Ann Arbor (Informed Comment) – The richest person in the world couldn’t buy the Wisconsin Supreme Court election, which was won by liberal Susan Crawford, who defeated Elon Musk’s favored candidate and Trump toadie, Brad Schimel. She will serve a ten-year term, cementing liberal dominance for some time. Vested interests poured $100 million into the race, a record for a state Supreme Court contest. This orgy of big money in politics was unleashed in large part by John Roberts’s wretched Citizens United ruling in 2010, which solidified America’s march to (further) plutocracy.
This election may signal the beginnings of a backlash against the Trump regime. Since his inauguration, Trump has acted more lawlessly than any president in history, even Tricky Dick Nixon, willfully thwarting the legislative intention of Congress in funding government agencies to do jobs Congress wanted them to do. Trump has undermined the basic parliamentary principle that the people’s elected representatives have the power of the purse, a principle that goes back to Britain hundreds of years ago.
At the same time, the Trump regime has exalted toxic masculinity and signaled its intent to liquidate workers’ unions. The problem for Trump is that a majority of Americans are women or workers or both.
Moreover, Trump’s surrender of such fiscal decisions to Elon Musk and his so-called Department of Government Efficiency has resulted in mass firings of government personnel and the gutting of America’s health services, scientific research and threats to the solvency of the country’s preeminent research universities. The attack on Social Security — removing the ability of recipients to do business by phone, the firing of 7,000 Social Security employees (14% of the workforce), the breaking of the agency’s website — has alarmed the elderly nationwide.
Trump won Wisconsin last fall by less than a percentage point, with a margin of only 29,000 votes. Trump’s full court press against the institutions Americans depend on has made a bad impression. In early March, Savannah Kuchar explained in USA Today, a Marquette poll found that 51% of the voters in Wisconsin viewed Trump’s initial weeks in office negatively. He had frittered away his slight advantage in the state. Of course, Republicans supported him and Democrats despised him. But the key is the independents, and of those 60% disapproved of the initial Trump record and only 39% approved.
As for Elon Musk, the same poll found that 53% of Wisconsin voters viewed him negatively, and only 41% saw Musk positively. Someone with such high negatives and so few supporters in a relatively conservative “purple” state likely made a mistake by taking a high profile, pouring $20 million into the Supreme Court race, and offering a million dollars to select voters to vote for the conservative candidate.
Elon may have defeated himself, just as Trump did.
Of course, there were other issues. Schimel as attorney general of Wisconsin a decade ago attempted to defend a restrictive abortion law that Federal judge William Conley in Madison struck down as unconstitutional in 2015. More recently, Republicans have argued that a nineteenth-century law banning abortion came back into effect once the US Supreme Court struck down Roe v. Wade. A liberal Wisconsin Supreme Court is likely to find that the freedoms enshrined in the state constitution take precedence over Victorian era legislation.
“Victory of the Lilliputians,” Digital, Dream / Dreamland v 3 / ChatGPT / IbisPaint, 2025, after John S. Pughe, 1870-1909.

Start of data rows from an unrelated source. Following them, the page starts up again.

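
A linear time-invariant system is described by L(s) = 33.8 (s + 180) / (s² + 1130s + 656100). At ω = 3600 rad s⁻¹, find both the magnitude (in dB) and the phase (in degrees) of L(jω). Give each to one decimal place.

|L| = -40.5 dB, ∠L = -74.6°

|j3600 + 180| = √(3600² + 180²) = 3604
|(j3600)² + 1130(j3600) + 656100| = |-1.2304e+07 + j4.068e+06| = 1.296e+07
|L(j3600)| = 33.8 × 3604 / 1.296e+07 = 0.0094014
20 log₁₀(0.0094014) = -40.54 dB
∠(j3600 + 180) = arctan(3600/180) = 87.14°
∠[(j3600)² + 1130(j3600) + 656100] = ∠[-1.2304e+07 + j4.068e+06] = 161.70°
∠L(j3600) = 87.14° − 161.70° = -74.57°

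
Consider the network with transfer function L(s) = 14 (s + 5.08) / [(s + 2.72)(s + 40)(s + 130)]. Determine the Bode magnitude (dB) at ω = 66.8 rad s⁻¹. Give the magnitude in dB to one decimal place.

|j66.8 + 5.08| = √(66.8² + 5.08²) = 66.99
|j66.8 + 2.72| = √(66.8² + 2.72²) = 66.86
|j66.8 + 40| = √(66.8² + 40²) = 77.86
|j66.8 + 130| = √(66.8² + 130²) = 146.2
|L(j66.8)| = 14 × 66.99 / (66.86 × 77.86 × 146.2) = 0.0012328
20 log₁₀(0.0012328) = -58.18 dB

-58.2 dB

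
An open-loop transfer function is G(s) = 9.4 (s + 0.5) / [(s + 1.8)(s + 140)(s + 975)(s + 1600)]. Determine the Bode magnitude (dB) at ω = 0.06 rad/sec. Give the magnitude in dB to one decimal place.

-158.4 dB

|j0.06 + 0.5| = √(0.06² + 0.5²) = 0.5036
|j0.06 + 1.8| = √(0.06² + 1.8²) = 1.801
|j0.06 + 140| = √(0.06² + 140²) = 140
|j0.06 + 975| = √(0.06² + 975²) = 975
|j0.06 + 1600| = √(0.06² + 1600²) = 1600
|G(j0.06)| = 9.4 × 0.5036 / (1.801 × 140 × 975 × 1600) = 1.2035e-08
20 log₁₀(1.2035e-08) = -158.39 dB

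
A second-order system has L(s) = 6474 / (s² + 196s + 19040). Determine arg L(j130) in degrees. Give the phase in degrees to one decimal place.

∠[(j130)² + 196(j130) + 19040] = ∠[2140 + j25480] = 85.20°
∠L(j130) = −85.20° = -85.20°

-85.2°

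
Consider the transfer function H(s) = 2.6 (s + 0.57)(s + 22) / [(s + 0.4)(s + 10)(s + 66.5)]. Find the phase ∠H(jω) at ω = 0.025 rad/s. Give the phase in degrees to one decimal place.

-1.2°

∠(j0.025 + 0.57) = arctan(0.025/0.57) = 2.51°
∠(j0.025 + 22) = arctan(0.025/22) = 0.07°
∠(j0.025 + 0.4) = arctan(0.025/0.4) = 3.58°
∠(j0.025 + 10) = arctan(0.025/10) = 0.14°
∠(j0.025 + 66.5) = arctan(0.025/66.5) = 0.02°
∠H(j0.025) = 2.51° + 0.07° − (3.58° + 0.14° + 0.02°) = -1.16°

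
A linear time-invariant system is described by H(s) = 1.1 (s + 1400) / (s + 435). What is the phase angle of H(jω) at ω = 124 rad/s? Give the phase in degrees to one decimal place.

-10.8°

∠(j124 + 1400) = arctan(124/1400) = 5.06°
∠(j124 + 435) = arctan(124/435) = 15.91°
∠H(j124) = 5.06° − 15.91° = -10.85°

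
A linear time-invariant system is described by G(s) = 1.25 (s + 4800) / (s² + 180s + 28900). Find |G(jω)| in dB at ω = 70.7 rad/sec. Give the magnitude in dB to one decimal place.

|j70.7 + 4800| = √(70.7² + 4800²) = 4801
|(j70.7)² + 180(j70.7) + 28900| = |23902 + j12726| = 2.708e+04
|G(j70.7)| = 1.25 × 4801 / 2.708e+04 = 0.2216
20 log₁₀(0.2216) = -13.09 dB

-13.1 dB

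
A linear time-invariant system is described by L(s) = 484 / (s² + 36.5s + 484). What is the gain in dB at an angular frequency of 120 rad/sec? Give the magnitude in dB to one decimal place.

|(j120)² + 36.5(j120) + 484| = |-13916 + j4380| = 1.459e+04
|L(j120)| = 484 / 1.459e+04 = 0.033176
20 log₁₀(0.033176) = -29.58 dB

-29.6 dB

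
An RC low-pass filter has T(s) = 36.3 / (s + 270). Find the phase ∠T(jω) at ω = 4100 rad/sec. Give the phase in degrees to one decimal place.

∠(j4100 + 270) = arctan(4100/270) = 86.23°
∠T(j4100) = −86.23° = -86.23°

-86.2°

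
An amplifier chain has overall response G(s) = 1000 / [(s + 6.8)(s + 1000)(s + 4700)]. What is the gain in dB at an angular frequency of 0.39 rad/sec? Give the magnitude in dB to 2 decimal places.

-90.11 dB

|j0.39 + 6.8| = √(0.39² + 6.8²) = 6.811
|j0.39 + 1000| = √(0.39² + 1000²) = 1000
|j0.39 + 4700| = √(0.39² + 4700²) = 4700
|G(j0.39)| = 1000 / (6.811 × 1000 × 4700) = 3.1238e-05
20 log₁₀(3.1238e-05) = -90.106 dB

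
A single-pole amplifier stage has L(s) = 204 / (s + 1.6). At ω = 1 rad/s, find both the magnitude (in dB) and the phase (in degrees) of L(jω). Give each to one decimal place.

|j1 + 1.6| = √(1² + 1.6²) = 1.887
|L(j1)| = 204 / 1.887 = 108.12
20 log₁₀(108.12) = 40.68 dB
∠(j1 + 1.6) = arctan(1/1.6) = 32.01°
∠L(j1) = −32.01° = -32.01°

|L| = 40.7 dB, ∠L = -32.0 deg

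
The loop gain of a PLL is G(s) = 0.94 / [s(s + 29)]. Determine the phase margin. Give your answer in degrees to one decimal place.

89.9°

Gain crossover: |G(jω)| = 1 at ω ≈ 0.0324 rad s⁻¹.
∠G(j0.0324) = −90° − arctan(0.0324/29) ≈ -90.06°
PM = 180° + (-90.06°) = 89.94°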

Abortion rights activists came out to vote in large numbers in an off-year election of a sort that often sees low turnout in the state. Abortion rights helped drive the blue wave of 2018 and the return of the Democrats to the White House in 2021.
Union issues also brought out workers. The far right wing Gov. Scott Walker had in 2011 gutted teachers’ unions, which resulted in a precipitous fall in pay and in high turnover, which disadvantages schoolchildren. Late last fall a state judge found the 2011 law to violate the equal protection clause of the constitution, since Walter had actually favored police and fireman unions that supported him politically but had placed disabilities on teachers’ unions. Republican attempts to overturn this ruling by taking it to the Supreme Court have now been dealt a substantial blow.
Finally, Wisconsin’s congressional delegation is skewed 6 to 2 for Republicans, even though the two parties are neck and neck in the state. The current districts for federal elections disadvantage Democrats concentrated in Madison and Milwaukee. Districts for the state legislature, however, were made fairer in 2022 by legislation.
In 2020, as well, the Trump campaign demanded that 200,000 votes in the presidential contest be thrown out in Wisconsin. Any further such scurrilous demands will clearly be rebuffed in the state.
American democracy is stronger today because voters in one Midwest state stood up to the richest man in the world. The people of Wisconsin and of the United States have more rights today because of Wisconsin voters. Trump’s catastrophic policies, which threaten the health of the Republic both literally and figuratively, may produce not so much a blue wave as a blue tsunami as people realize that they are the ox to be gored.